History of the Church Series
This daily feature is an introduction to a full article by M. Scott Bradshaw. Each Wednesday we focus on an aspect of church history, beginning in New York in the early 19th century and progressing throughout the year to Utah in the 20th century. To read the full text of this article, follow the link below.
In March 1835 Presiding Judge Matthew Birchard refused a request from Sidney Rigdon for a license to perform marriages in Geauga County. While Judge Birchard's refusal of Rigdon's motion may have dissuaded LDS elders from making similar requests in Geauga County, at least one elder was not deterred from performing marriages--even without a license. County marriage records show that on November 24, 1835, Joseph Smith solemnized the marriage of Newel Knight and Lydia Goldthwaite Bailey. These records also show that during the next two months, Joseph performed an additional ten weddings. By June 1837, he had married a total of nineteen couples in Kirtland.

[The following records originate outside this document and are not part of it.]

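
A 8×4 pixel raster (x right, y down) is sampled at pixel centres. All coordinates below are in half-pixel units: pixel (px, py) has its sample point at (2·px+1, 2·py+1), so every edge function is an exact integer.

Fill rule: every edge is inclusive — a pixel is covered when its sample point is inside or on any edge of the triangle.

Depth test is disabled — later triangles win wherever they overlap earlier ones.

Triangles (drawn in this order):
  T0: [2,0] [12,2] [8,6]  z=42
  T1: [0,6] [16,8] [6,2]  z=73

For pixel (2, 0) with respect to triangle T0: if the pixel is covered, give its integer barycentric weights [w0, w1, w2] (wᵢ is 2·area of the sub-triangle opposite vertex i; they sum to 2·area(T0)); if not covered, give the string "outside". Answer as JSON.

T0:
  2·area = 48
  edge (2, 0)→(12, 2): d=(10,2) inclusive
  edge (12, 2)→(8, 6): d=(-4,4) inclusive
  edge (8, 6)→(2, 0): d=(-6,-6) inclusive
    (1,0)@(3, 1): e=[8,40,0] → #  [on edge]
    (2,0)@(5, 1): e=[4,32,12] → #
    (3,0)@(7, 1): e=[0,24,24] → #  [on edge]
    (4,0)@(9, 1): e=[-4,16,36] → ·
    (6,0)@(13, 1): e=[-12,0,60] → ·  [on edge]
    (1,1)@(3, 3): e=[28,32,-12] → ·
    (2,1)@(5, 3): e=[24,24,0] → #  [on edge]
    (4,1)@(9, 3): e=[16,8,24] → #
    (5,1)@(11, 3): e=[12,0,36] → #  [on edge]
    (6,1)@(13, 3): e=[8,-8,48] → ·
    (2,2)@(5, 5): e=[44,16,-12] → ·
    (3,2)@(7, 5): e=[40,8,0] → #  [on edge]
    (4,2)@(9, 5): e=[36,0,12] → #  [on edge]
    (3,3)@(7, 7): e=[60,0,-12] → ·  [on edge]
    (4,3)@(9, 7): e=[56,-8,0] → ·  [on edge]
  covered (9 px):
    · # # # · · · ·
    · · # # # # · ·
    · · · # # · · ·
    · · · · · · · ·
T1:
  2·area = 76  (B↔C swapped to make it positive)
  edge (0, 6)→(6, 2): d=(6,-4) inclusive
  edge (6, 2)→(16, 8): d=(10,6) inclusive
  edge (16, 8)→(0, 6): d=(-16,-2) inclusive
    (2,1)@(5, 3): e=[2,16,58] → #
    (3,1)@(7, 3): e=[10,4,62] → #
    (4,1)@(9, 3): e=[18,-8,66] → ·
    (1,2)@(3, 5): e=[6,48,22] → #
    (4,2)@(9, 5): e=[30,12,34] → #
    (5,2)@(11, 5): e=[38,0,38] → #  [on edge]
    (6,2)@(13, 5): e=[46,-12,42] → ·
    (1,3)@(3, 7): e=[18,68,-10] → ·
    (2,3)@(5, 7): e=[26,56,-6] → ·
    (3,3)@(7, 7): e=[34,44,-2] → ·
    (4,3)@(9, 7): e=[42,32,2] → #
    (6,3)@(13, 7): e=[58,8,10] → #
  covered (10 px):
    · · · · · · · ·
    · · # # · · · ·
    · # # # # # · ·
    · · · · # # # ·

Final: [32,12,4]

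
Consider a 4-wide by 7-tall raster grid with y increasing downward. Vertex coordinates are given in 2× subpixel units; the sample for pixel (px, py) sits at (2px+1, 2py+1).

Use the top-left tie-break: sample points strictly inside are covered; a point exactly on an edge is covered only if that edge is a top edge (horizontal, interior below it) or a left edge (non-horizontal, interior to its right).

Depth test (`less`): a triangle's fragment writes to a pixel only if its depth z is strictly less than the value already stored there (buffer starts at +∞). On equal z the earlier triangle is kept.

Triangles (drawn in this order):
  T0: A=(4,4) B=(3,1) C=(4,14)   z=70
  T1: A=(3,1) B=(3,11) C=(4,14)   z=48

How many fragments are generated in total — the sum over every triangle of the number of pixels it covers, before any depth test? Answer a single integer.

T0:
  2·area = 10  (B↔C swapped to make it positive)
  edge (4, 4)→(4, 14): d=(0,10) right/bottom  bias=-1
  edge (4, 14)→(3, 1): d=(-1,-13) top-left  bias=+0
  edge (3, 1)→(4, 4): d=(1,3) right/bottom  bias=-1
    (1,0)@(3, 1): e=[10,0,0] → ·  [on edge]
    (2,3)@(5, 7): e=[-10,20,0] → ·  [on edge]
    (3,6)@(7, 13): e=[-30,40,0] → ·  [on edge]
  covered (0 px):
    · · · ·
    · · · ·
    · · · ·
    · · · ·
    · · · ·
    · · · ·
    · · · ·
T1:
  2·area = 10  (B↔C swapped to make it positive)
  edge (3, 1)→(4, 14): d=(1,13) right/bottom  bias=-1
  edge (4, 14)→(3, 11): d=(-1,-3) top-left  bias=+0
  edge (3, 11)→(3, 1): d=(0,-10) top-left  bias=+0
    (1,0)@(3, 1): e=[0,10,0] → ·  [on edge]
    (1,1)@(3, 3): e=[2,8,0] → █  [on edge]
    (2,1)@(5, 3): e=[-24,14,20] → ·
    (0,2)@(1, 5): e=[30,0,-20] → ·  [on edge]
    (1,2)@(3, 5): e=[4,6,0] → █  [on edge]
    (2,2)@(5, 5): e=[-22,12,20] → ·
    (1,3)@(3, 7): e=[6,4,0] → █  [on edge]
    (2,3)@(5, 7): e=[-20,10,20] → ·
    (1,4)@(3, 9): e=[8,2,0] → █  [on edge]
    (2,4)@(5, 9): e=[-18,8,20] → ·
    (1,5)@(3, 11): e=[10,0,0] → █  [on edge]
    (2,5)@(5, 11): e=[-16,6,20] → ·
    (1,6)@(3, 13): e=[12,-2,0] → ·  [on edge]
  covered (5 px):
    · · · ·
    · █ · ·
    · █ · ·
    · █ · ·
    · █ · ·
    · █ · ·
    · · · ·

Final: 5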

Joseph Smith's action invokes the memory of earlier "dissenting" ministers who also struggled against prejudices and whose efforts helped bring about greater religious freedom in the United States. Just as he later would personally seek redress for the Saints' wrongs in Missouri, even pleading their cause in Washington, Joseph insisted in Ohio that Latter-day Saints be accorded their privileges and protections under state marriage law. Consistent with his strong protection of individual religious liberties, Joseph acted squarely in harmony with the prevailing legal attitudes and regulations of the day in solemnizing marriages.